In April 2026 Young cited a study by the University of the Philippines Diliman Institute of Environmental Science and Meteorology attributing the flooding primarily to rainfall volume. Mayzonee Ligaray, who heads the institute's Environmental Hydrology Laboratory, then told Rappler that the work was a desktop analysis and was not yet complete. Mayor Nestor Archival said in April that he would defer to the council's position and that the project was not the cause of the flooding, while acknowledging that fixes were needed.

On 15 June 2026 Vice Mayor Tomas Osmeña filed a proposed resolution urging Archival to issue a cease-and-desist order covering all development at Monterrazas except water-catchment and flood-mitigation work.
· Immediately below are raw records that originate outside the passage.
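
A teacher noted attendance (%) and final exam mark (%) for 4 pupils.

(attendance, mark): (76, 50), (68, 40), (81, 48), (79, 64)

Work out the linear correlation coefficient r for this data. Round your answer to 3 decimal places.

0.654

n = 4, Σx = 304, Σy = 202, Σx² = 23202, Σy² = 10500, Σxy = 15464
nΣxy − ΣxΣy = 61856 − 61408 = 448
nΣx² − (Σx)² = 92808 − 92416 = 392; nΣy² − (Σy)² = 42000 − 40804 = 1196
r = 448 / √(392 × 1196) = 448 / 684.7131 ≈ 0.654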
The council's majority blocked the proposal the following day and referred the matter to its Technical Infrastructure Committee, describing an immediate order as premature. In a letter to Osmeña the same week, the developer said it had completed 24 detention ponds holding 62,710.50 cubic metres, against a regulatory requirement of 26,701. Councillors also called for a citywide review of hillside developments.